Questo fine settimana ho recuperato la pellicola in questione. Beh non saprei che dire, sicuramente l’ho preferita a quel aborto di “Shadow”, ma rimane comunque un film difficile da digerire, dato che eredita da quest’ultimo molte delle cose che non me lo fecero per nulla apprezzare (montaggio e recitazione su tutte). Ripensando a l’esordio di Federico Zampaglione con “Nero Bifamiliare” mi è difficile non associarlo ad un caso più fortuito che altro, ma veniamo a “Tulpa”.
La trama è un pretesto per inscenare una serie di efferati delitti, tenta di creare profondità al plot sfruttando questi demoni buddisti, i tulpa, ma alla fine tutto si rivela propedeutico per muovere gli ingranaggi della trama, ma nulla di più. Come sempre demoni e religioni in realtà fungono come cartina tornasole per nascondere ragioni molto più terrestri e meno interessanti. Rispetto a quello che siamo abituati a “subire” in questo genere di film ci è andata pure bene (non so se vi ricordate la filastrocca di “Non ho sonno” ad esempio). “Tulpa” è una pellicola intrisa di nostalgia, pensata e realizzata per i tifosi di un cinema italiano che negli anni d’oro ha regalato pellicole capaci ancora oggi di spaventare a dovere. Un film furioso nella messa in scena, che bada molto più all’estetica, che alla recitazione, riportandoci ancora in strade buie dove il protagonista e la vittima hanno paura di un assassino senza voce, vestito di nero dalla testa ai piedi. Zampaglione filma la notte e l’oscurità nel migliore dei modi, ma come da copione del genere, banalizza la pellicola nelle scene diurne, annullando tutto il clima surreale, morbosamente orgiastico ed efferato che viene inscenato ogni volta al calar del sole (se qualcuno ricorda “Tenebre” di Argento sa a cosa alludo). Che il regista romano poi sia un amante dei capisaldi del genere come Bava, Argento, Martino, Fulci eccetera, lo dimostra oltre che nella struttura di “Tulpa”, anche attraverso l’artigianalità degli omicidi, ma questa rimane comunque un’arma a doppio taglio. Se da un lato c’è l’ingegno e la volontà di trasmettere il dolore con “poco” ed un sapiente uso dei tempi scenici, dall’altro ci ritroviamo a vedere dell’effettistica (sicuramente dovuta al budget ridotto, ma non è una giustificazione), “rudimentale” che non aiuta minimamente l’estetica della pellicola, anzi la mina per bene.

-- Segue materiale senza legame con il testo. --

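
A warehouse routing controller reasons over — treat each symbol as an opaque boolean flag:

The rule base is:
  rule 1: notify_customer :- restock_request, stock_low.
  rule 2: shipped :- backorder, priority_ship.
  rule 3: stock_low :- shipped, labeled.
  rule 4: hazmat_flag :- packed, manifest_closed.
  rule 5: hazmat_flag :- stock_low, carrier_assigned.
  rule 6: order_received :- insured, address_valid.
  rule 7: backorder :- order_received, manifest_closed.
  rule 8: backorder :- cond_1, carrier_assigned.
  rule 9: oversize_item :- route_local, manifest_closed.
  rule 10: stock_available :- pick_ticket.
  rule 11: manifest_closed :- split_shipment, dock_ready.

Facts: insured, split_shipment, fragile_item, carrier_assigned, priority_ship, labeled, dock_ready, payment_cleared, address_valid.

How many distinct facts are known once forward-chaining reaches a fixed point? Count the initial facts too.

[1] rule 6 [order_received :- insured, address_valid.]; rule 11 [manifest_closed :- split_shipment, dock_ready.]. ⇒ new: order_received, manifest_closed.
[2] rule 7 [backorder :- order_received, manifest_closed.]. ⇒ new: backorder.
[3] rule 2 [shipped :- backorder, priority_ship.]. ⇒ new: shipped.
[4] rule 3 [stock_low :- shipped, labeled.]. ⇒ new: stock_low.
[5] rule 5 [hazmat_flag :- stock_low, carrier_assigned.]. ⇒ new: hazmat_flag.
Closure: {address_valid, backorder, carrier_assigned, dock_ready, fragile_item, hazmat_flag, insured, labeled, manifest_closed, order_received, payment_cleared, priority_ship, shipped, split_shipment, stock_low} — 15 facts.

15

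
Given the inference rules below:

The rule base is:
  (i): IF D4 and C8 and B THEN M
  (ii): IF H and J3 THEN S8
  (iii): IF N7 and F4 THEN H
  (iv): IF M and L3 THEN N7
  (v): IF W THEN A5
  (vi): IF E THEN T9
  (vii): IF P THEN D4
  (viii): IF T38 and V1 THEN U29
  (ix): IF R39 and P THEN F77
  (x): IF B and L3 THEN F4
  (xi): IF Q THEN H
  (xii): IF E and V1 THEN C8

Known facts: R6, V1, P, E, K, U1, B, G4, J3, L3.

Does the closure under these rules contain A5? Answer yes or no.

no

Round 1: (vi) [IF E THEN T9]; (vii) [IF P THEN D4]; (x) [IF B and L3 THEN F4]; (xii) [IF E and V1 THEN C8]. Adds T9, D4, F4, C8.
Round 2: (i) [IF D4 and C8 and B THEN M]. Adds M.
Round 3: (iv) [IF M and L3 THEN N7]. Adds N7.
Round 4: (iii) [IF N7 and F4 THEN H]. Adds H.
Round 5: (ii) [IF H and J3 THEN S8]. Adds S8.
Fixed point reached. A5 is concluded only by (v); (v) needs W (never derived).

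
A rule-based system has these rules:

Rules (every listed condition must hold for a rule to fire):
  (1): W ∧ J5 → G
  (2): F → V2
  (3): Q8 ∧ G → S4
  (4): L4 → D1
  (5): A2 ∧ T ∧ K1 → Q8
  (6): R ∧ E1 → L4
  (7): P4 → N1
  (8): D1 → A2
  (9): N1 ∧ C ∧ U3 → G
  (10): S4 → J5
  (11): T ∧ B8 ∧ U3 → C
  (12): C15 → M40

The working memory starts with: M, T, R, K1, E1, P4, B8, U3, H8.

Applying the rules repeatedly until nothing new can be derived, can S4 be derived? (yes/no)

yes

Round 1: (6) [R ∧ E1 → L4]; (7) [P4 → N1]; (11) [T ∧ B8 ∧ U3 → C]. Adds L4, N1, C.
Round 2: (4) [L4 → D1]; (9) [N1 ∧ C ∧ U3 → G]. Adds D1, G.
Round 3: (8) [D1 → A2]. Adds A2.
Round 4: (5) [A2 ∧ T ∧ K1 → Q8]. Adds Q8.
Round 5: (3) [Q8 ∧ G → S4]. Adds S4.
Round 6: (10) [S4 → J5]. Adds J5.
S4 appears in round 5, so it is derivable.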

“Il cuore ha sempre ragione”, con queste parole terminava lo spot di una nota casa automobilistica italiana, infatti “Tulpa” farà impazzire gli amanti del cinema italiano giallo ed horror anni 70, in grado di amare il genere oltre l’obbiettività dello sguardo. Vedendo il film di Zampaglione non ci si può non porre una domanda: abbiamo ancora bisogno di pellicole realizzate riproponendo il passato in quasi ogni sua parte, o nel 2013 i cineasti italiani dovrebbero iniziare a guardare verso il futuro, piuttosto di riproporre il passato?